Japan is set to fork out billions to help their China-based Japanese manufacturers to move out of the country amidst coronavirus controversies.
In the recent economic stimulus package announced by the government, an estimated $2.2 billion was allocated for the production shift aid of Japanese companies that are still operating in China.
“The extra budget compiled to try to offset the devastating effects of the pandemic, includes 220 billion yen (USD$2 billion) for companies shifting production back to Japan and 23.5 billion yen for those seeking to move production to other countries, according to details of the plan posted online,” reads a Bloomberg report.

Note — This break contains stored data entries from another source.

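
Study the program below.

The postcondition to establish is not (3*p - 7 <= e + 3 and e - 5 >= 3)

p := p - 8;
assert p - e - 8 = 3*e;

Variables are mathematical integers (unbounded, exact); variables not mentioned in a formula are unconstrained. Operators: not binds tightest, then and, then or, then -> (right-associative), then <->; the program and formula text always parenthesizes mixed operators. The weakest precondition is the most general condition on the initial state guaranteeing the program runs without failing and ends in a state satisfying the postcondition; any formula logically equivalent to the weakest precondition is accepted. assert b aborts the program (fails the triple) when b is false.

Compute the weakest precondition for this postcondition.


Working backward. After the program, the postcondition not (3*p - 7 <= e + 3 and e - 5 >= 3) must hold; in canonical form it is not (3*p <= e + 10 and e >= 8).
Before assert p - e - 8 = 3*e: p = 4*e + 8 and (not (3*p <= e + 10 and e >= 8))
Before p := p - 8: p = 4*e + 16 and (not (3*p <= e + 34 and e >= 8))
Answer: WP = p = 4*e + 16 and (not (3*p <= e + 34 and e >= 8))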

A Uniqlo garment factory in China
They are given options to either move back to Japan or set up their base in any other Southeast Asia regions.
Despite being the top trading partners, Japan’s decision comes following a devastating decrease for imports from China since early February, which went down by almost half the usual rate.
With the retraction, Japan is clearly sending a message to China in regards to slowing down their reliance on the country as a main hub for manufacturing.
Since the virus outbreak turned catastrophic earlier this year, almost all companies and factories have been shut down and ceased operation in China. This has proved to be difficult for many foreign based establishments to continue their business there as the state of economy was uncertain.
At the moment, there are no definite assurance or initiatives being carried out by the nation to revive the business industry as they are still recuperating from the aftermath of the pandemic.
Japan hopes that the announcement will encourage most, if not all of their manufacturers to move out of China permanently.